Digital artists and creative industries extensively used latent space-rooted methodologies, such as latent space walks and interpolation, to take advantage of the semantic continuity of this space. Initiating with DeepDream~\cite{noauthor_inceptionism_nodate}, the latent space continuity, opposed to reality's fragmentation, creates an attractive space of artistic hallucination \cite{noauthor_art_nodate}.

\subsection{Image manipulation}
In this section, we present some of the pivotal works in this direction, organized by what element is used for editing.

\noindent \textbf{Latent code-based editing.} Asyrp~\cite{kwon_diffusion_2023} uses the \textit{h-space} and CLIP supervision to find a direction of modification in the space at each timestep, to add to the original latent in the denoising process through a modified Diffusion Deterministic Implicit Model (DDIM)~\cite{song_denoising_2022}. Boundary diffusion~\cite{zhu_boundary_2023}, on the other side, computes a modification direction that is injected only at the mixing step, testing both \textit{$\epsilon$-space} and \textit{h-space}. Haas \etal~\cite{haas_discovering_2023}, among other findings, show that injecting the \textit{h-space} of an image into another image changes the high-level semantics while retaining the structure and background. InjectFusion~\cite{jeong_training-free_2024} observe the same phenomenon, implementing a calibrated procedure to inject the new \textit{h-space}, maintaining the same correlation to the skip connections. These methods are mostly based on unconditional DDPM-based models trained on specific datasets for \eg CelebA.  
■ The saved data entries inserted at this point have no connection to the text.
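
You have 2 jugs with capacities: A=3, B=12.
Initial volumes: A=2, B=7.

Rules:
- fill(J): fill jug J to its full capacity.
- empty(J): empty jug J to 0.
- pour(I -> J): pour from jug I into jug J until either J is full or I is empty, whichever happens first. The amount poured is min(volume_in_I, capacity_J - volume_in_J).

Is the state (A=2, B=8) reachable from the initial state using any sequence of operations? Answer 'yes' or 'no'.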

\textbf{Module-based editing.} Prompt2Prompt (P2P)~\cite{hertz_prompt--prompt_2022} substitute the cross-attentions of the U-Net layers to obtain text-based image editing. Plug and Play (PnP)~\cite{tumanyan_plug-and-play_2023} find that accurate editing can be achieved by injecting the spatial features of the middle decoding and self-attention layers. Closely related to the two previous works, Liu \etal~\cite{liu_towards_2024} investigate the role of the cross-attention and the self-attention in the different feature layers, observing again that intermediate features are the most salient. Finally, Artist~\cite{jiang_artist_2024} shows that using the middle residual blocks as PnP to control the content and the cross-attentions to inform the style obtains successful text-driven stylization.

\textbf{Text-based editing.} A common alternative for diffusion models leverages the manipulation of text conditioning. Methods like DiffusionCLIP~\cite{kim_diffusionclip_2022} and InstructPix2Pix~\cite{brooks_instructpix2pix_2023} fine-tune the model or the text conditioning to obtain desired edits. Various successful methods tackle personalizing the outputs to specific entities such as Dreambooth~\cite{ruiz_dreambooth_2023}. Lastly, methods like SDEdit~\cite{chandramouli_ldedit_nodate} leverage partial inversion and text-guided generation to achieve fast, training-free editing.
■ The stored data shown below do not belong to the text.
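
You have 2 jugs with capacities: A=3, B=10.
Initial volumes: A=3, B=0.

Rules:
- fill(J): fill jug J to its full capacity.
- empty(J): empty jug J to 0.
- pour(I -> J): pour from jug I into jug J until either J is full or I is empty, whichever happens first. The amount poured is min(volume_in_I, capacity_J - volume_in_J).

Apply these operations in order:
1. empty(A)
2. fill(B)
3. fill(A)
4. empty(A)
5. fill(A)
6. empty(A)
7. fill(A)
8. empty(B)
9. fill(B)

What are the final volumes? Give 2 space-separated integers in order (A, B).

Step 1: empty(A) -> (A=0 B=0)
Step 2: fill(B) -> (A=0 B=10)
Step 3: fill(A) -> (A=3 B=10)
Step 4: empty(A) -> (A=0 B=10)
Step 5: fill(A) -> (A=3 B=10)
Step 6: empty(A) -> (A=0 B=10)
Step 7: fill(A) -> (A=3 B=10)
Step 8: empty(B) -> (A=3 B=0)
Step 9: fill(B) -> (A=3 B=10)

Answer: 3 10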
\textbf{Adapters.} Other popular methods leverage adapters, including ControlNet~\cite{zhang_adding_2023} and T2IAdapter~\cite{mou_t2i-adapter_2023} to increase the modalities that can be used to control the diffusion process. In fact, they train an ad-hoc adapter for each additional modality, obtaining perceptually interesting outcomes. To increase the manipulability, other methods make use of specifically trained LoRA adapters, like PreciseControl~\cite{parihar_precisecontrol_2024} CTRLorALTer~\cite{stracke_ctrloralter_2024}, LoRAdapter~\cite{gandikota_concept_2023}, which can achieve controlled modifications for the trained semantic. 

\subsection{Novelty}
Our approach is the simplest but allows the greatest control compared to existing methods. It proposes numerous plug-ins to modulate the effect and allows editing the content and style of the image in the same pipeline. Lastly, we show that our method performs well on Turbo alternatives, obtaining the fastest results.